Synopsis : Une série de retrouvailles après plusieurs décennies, certaines en chair et en os, d’autres par le souvenir, dans la vie d’un réalisateur en souffrance. Premières amours, les suivantes, la mère, la mort, des acteurs avec qui il a travaillé, les années 60, les années 80 et le présent. L’impossibilité de séparer création et vie privée. Et le vide, l’insondable vide face à l’incapacité de continuer à tourner.
Acteurs : Antonio Banderas, Penélope Cruz, Asier Etxeandia, Julieta Serrano, Leonardo Sbaraglia
Dolor y Gloria n’est peut-être pas le plus grand film de Pedro Almodóvar mais il est certainement sur le podium de ses films les plus personnels. A la fois intime et flamboyant, mêlant deux temporalités, l’enfance et l’âge mûr, voire la vieillesse d’un réalisateur confronté à son passé. La Cinémathèque veut lui rendre hommage pour l’un de ses premiers films dont il garde un désagréable souvenir du fait d’une relation tendue avec son acteur principal, confronté à l’emprise du cheval (héroïne). Pour cette relation difficile et conflictuelle, nous pouvons penser à celle que le réalisateur a eue avec Gael García Bernal dans La mala educación (pour de tout autres raisons que celles, ici avec Federico (Leonardo Sbaraglia, fabuleux).
Le film est un biopic sans l’être, une mise en abîme de la vie, des passions, des amours et des angoisses du réalisateur qui nous offre ici son 22e long métrage. Alors que le réalisateur avait l’habitude de mettre les femmes en valeurs, celles-ci sont en retrait par rapport aux hommes, en particulier l’impressionnant Antonio Banderas dans le rôle de Salvador Mallo (alter ego de Pedro Almodóvar). Banderas est fascinant et il ne serait pas surprenant qu’il soit primé à Cannes. C’est que son interprétation est fascinante. Alors que le réalisateur lui avait permis de le "copier", il a pris ses distances et a voulu être lui-même ou plutôt un autre qui ne soit pas la copie, l’imitation, l’habitation du réalisateur et scénariste !

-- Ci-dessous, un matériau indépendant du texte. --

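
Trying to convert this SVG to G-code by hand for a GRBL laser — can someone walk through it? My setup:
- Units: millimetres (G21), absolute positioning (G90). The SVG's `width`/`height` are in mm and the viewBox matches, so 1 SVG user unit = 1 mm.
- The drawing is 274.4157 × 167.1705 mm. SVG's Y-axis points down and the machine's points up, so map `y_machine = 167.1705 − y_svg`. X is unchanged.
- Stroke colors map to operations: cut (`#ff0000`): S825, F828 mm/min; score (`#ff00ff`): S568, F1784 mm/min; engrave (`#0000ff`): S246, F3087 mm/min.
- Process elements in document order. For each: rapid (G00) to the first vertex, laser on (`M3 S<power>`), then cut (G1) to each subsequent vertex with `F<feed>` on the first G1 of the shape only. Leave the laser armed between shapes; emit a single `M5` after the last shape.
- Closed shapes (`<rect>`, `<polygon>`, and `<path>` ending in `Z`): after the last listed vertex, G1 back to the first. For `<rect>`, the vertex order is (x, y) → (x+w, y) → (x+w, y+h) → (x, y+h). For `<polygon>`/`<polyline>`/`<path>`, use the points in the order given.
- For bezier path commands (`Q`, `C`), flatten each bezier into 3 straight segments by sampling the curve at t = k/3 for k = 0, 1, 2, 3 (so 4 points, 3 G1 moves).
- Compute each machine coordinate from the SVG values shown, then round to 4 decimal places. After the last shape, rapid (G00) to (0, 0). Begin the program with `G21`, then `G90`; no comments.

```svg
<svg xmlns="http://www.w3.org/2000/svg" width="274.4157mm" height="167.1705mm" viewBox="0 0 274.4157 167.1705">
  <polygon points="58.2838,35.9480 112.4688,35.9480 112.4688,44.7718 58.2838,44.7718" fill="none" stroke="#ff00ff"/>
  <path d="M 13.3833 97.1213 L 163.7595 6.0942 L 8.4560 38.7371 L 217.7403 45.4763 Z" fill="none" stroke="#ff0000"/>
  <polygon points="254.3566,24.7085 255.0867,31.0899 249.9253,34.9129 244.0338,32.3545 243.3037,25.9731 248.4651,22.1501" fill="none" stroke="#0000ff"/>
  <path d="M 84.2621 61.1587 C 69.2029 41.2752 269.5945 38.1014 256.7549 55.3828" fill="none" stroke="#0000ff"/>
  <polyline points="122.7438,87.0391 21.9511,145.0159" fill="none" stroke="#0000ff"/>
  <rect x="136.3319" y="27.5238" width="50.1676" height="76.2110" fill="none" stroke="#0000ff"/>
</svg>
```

G21
G90
G00 X58.2838 Y131.2225
M3 S568
G1 X112.4688 Y131.2225 F1784
G1 X112.4688 Y122.3987
G1 X58.2838 Y122.3987
G1 X58.2838 Y131.2225
G00 X13.3833 Y70.0492
M3 S825
G1 X163.7595 Y161.0763 F828
G1 X8.4560 Y128.4334
G1 X217.7403 Y121.6942
G1 X13.3833 Y70.0492
G00 X254.3566 Y142.4620
M3 S246
G1 X255.0867 Y136.0806 F3087
G1 X249.9253 Y132.2576
G1 X244.0338 Y134.8160
G1 X243.3037 Y141.1974
G1 X248.4651 Y145.0204
G1 X254.3566 Y142.4620
G00 X84.2621 Y106.0118
M3 S246
G1 X125.1427 Y120.1867 F3087
G1 X214.3945 Y122.3894
G1 X256.7549 Y111.7877
G00 X122.7438 Y80.1314
M3 S246
G1 X21.9511 Y22.1546 F3087
G00 X136.3319 Y139.6467
M3 S246
G1 X186.4995 Y139.6467 F3087
G1 X186.4995 Y63.4357
G1 X136.3319 Y63.4357
G1 X136.3319 Y139.6467
M5
G00 X0.0000 Y0.0000

Since the viewBox matches the mm dimensions, user units are millimetres directly. The only transform is the Y-flip y_m = 167.1705 − y_svg.

Shape 1 is a rectangle drawn with `<polygon>`. Its stroke #ff00ff means score at S568, F1784. After flipping Y the toolpath is (58.2838,131.2225) → (112.4688,131.2225) → (112.4688,122.3987) → (58.2838,122.3987) → (58.2838,131.2225), returning to the start.

Shape 2 is a closed polygon drawn with `<path>`. Its stroke #ff0000 means cut at S825, F828. After flipping Y the toolpath is (13.3833,70.0492) → (163.7595,161.0763) → (8.4560,128.4334) → (217.7403,121.6942) → (13.3833,70.0492), returning to the start.

Shape 3 is a regular polygon drawn with `<polygon>`. Its stroke #0000ff means engrave at S246, F3087. After flipping Y the toolpath is (254.3566,142.4620) → (255.0867,136.0806) → (249.9253,132.2576) → (244.0338,134.8160) → (243.3037,141.1974) → (248.4651,145.0204) → (254.3566,142.4620), returning to the start.

Shape 4 is a cubic bezier drawn with `<path>`. Its stroke #0000ff means engrave at S246, F3087. After flipping Y the toolpath is (84.2621,106.0118) → (125.1427,120.1867) → (214.3945,122.3894) → (256.7549,111.7877).

Shape 5 is a line segment drawn with `<polyline>`. Its stroke #0000ff means engrave at S246, F3087. After flipping Y the toolpath is (122.7438,80.1314) → (21.9511,22.1546).

Shape 6 is a rectangle drawn with `<rect>`. Its stroke #0000ff means engrave at S246, F3087. After flipping Y the toolpath is (136.3319,139.6467) → (186.4995,139.6467) → (186.4995,63.4357) → (136.3319,63.4357) → (136.3319,139.6467), returning to the start.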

C’est que ce biopic n’est pas la réalité (au sens historique) mais la Vérité du réalisateur (un peu comme en milieu chrétien, les écrits bibliques et surtout évangéliques ne sont pas la "réalité" mais une vérité transmise pour faire entendre un message. Ici, sans spoiler aucunement le film, nous pouvons dire que le hiatus entre le réel et le construit permet d’exprimer avec énormément de densité la nostalgie, le manque, l’angoisse, d’un réalisateur arrivé au terme du dernier versant de sa vie. Le film est triste, presque pessimiste et si certains éléments sont fictifs (ainsi Pedro Almodóvar ne s’est jamais drogué à l’héroïne) ils disent quelque chose d’une relation perdue avec Alberto Crespo (Asier Etxeandia, lui aussi fabuleux dans le rôle d’un amour de jeunesse). Nous le découvrons d’abord à travers un récit sur l’ordinateur de Salvador, Addiction. Et nous avons pensé à ce moment à la relation d’Ira Sach avec Bill Clegg (abordée sur un versant dans le film de Sach Keep the Lights (2012) et à son pendant ou miroir littéraire dans Portrait of an Addict as a Young Man (Portrait d’un fumeur de crack en jeune homme) ou Bill Cleg racontait sa relation avec Ira Sachs, mais, plus encore son addiction au « crack ».
L’on retiendra aussi, dans un film à l’omniprésente couleur rouge flamboyante, la présence de Pénélope Cruz dans le rôle de sa mère et le très convaincant jeune acteur Asier Flores qui dans son premier rôle au cinéma donne corps au jeune Salvador.
Dans ce film, le passé et le présent se télescopent, l’imaginaire et le réel se mêlent, le construit et la reconstruction interfèrent dans une double mise en abîme, un film dans le film, le plan final qui vient, comme un point d’orgue et une apothéose donner au spectateur une clé de (re)lecture d’un homme passionné par le cinéma et qui regarde la fuite du temps qui passe à jamais.